8. Introduction to classical Monte-Carlo (MC) simulation. MC simulation of 2D Ising model.

Module 5: (6 hours)
9. Problems based on Central Limit Theorem.
10. Problems based on Power-law distribution.

Module 6: (6 hours)
11. Protein folding problem using Monte Carlo method.
12. Simulating chemical equilibrium of a gas using random numbers.

Course Objective

1 .

To learn the fundamental computational techniques to solve mathematical and physical problems numerically.

2 .

To learn development and optimization of the programming skills to study various physical systems.

3 .

To learn plotting, visualizing, and analyzing simulation results with an appropriate theoretical physics background.

Course Outcome

1 .

At the end of the course, students will be able to learn
CO1: Application of numerical techniques to find derivatives, integrations, and solve differential equations.

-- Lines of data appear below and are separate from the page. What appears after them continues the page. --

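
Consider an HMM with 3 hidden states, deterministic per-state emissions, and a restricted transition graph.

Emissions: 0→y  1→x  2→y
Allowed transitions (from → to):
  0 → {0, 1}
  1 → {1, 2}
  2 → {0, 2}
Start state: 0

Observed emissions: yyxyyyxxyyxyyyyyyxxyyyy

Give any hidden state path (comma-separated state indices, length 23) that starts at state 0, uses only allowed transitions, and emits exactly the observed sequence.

  [0] y  {0,2}  => 0  start
  [1] y  {0,2}  => 0  0->0 ok
  [2] x  {1}  => 1  0->1 ok
  [3] y  {0,2}  => 2  1->2 ok
  [4] y  {0,2}  => 2  2->2 ok
  [5] y  {0,2}  => 0  2->0 ok
  [6] x  {1}  => 1  0->1 ok
  [7] x  {1}  => 1  1->1 ok
  [8] y  {0,2}  => 2  1->2 ok
  [9] y  {0,2}  => 0  2->0 ok
  [10] x  {1}  => 1  0->1 ok
  [11] y  {0,2}  => 2  1->2 ok
  [12] y  {0,2}  => 0  2->0 ok
  [13] y  {0,2}  => 0  0->0 ok
  [14] y  {0,2}  => 0  0->0 ok
  [15] y  {0,2}  => 0  0->0 ok
  [16] y  {0,2}  => 0  0->0 ok
  [17] x  {1}  => 1  0->1 ok
  [18] x  {1}  => 1  1->1 ok
  [19] y  {0,2}  => 2  1->2 ok
  [20] y  {0,2}  => 2  2->2 ok
  [21] y  {0,2}  => 2  2->2 ok
  [22] y  {0,2}  => 2  2->2 ok

0,0,1,2,2,0,1,1,2,0,1,2,0,0,0,0,0,1,1,2,2,2,2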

CO2: Simulations to understand various physical systems.

CO3: Monte Carlo method and its use in magnetic and bio-physics systems.

CO4: Brief idea about machine learning and its applications.

Essential Reading

1 .

S. C. Chapra, Numerical Methods for Engineers, McGraw Hill Education India Private Limited.

2 .

D. P. Landau and K. Binder, A Guide to Monte Carlo Simulations in Statistical Physics, Cambridge University Press.

Supplementary Reading

1 .

R. H. Landau, M. J. Páez, C. C. Bordeianu, Computational Physics: Problem Solving with Computers, Wiley VCH.

2 .

S. Koonin and D. Meredith, Computational Physics: Fortran Version, Westview Press.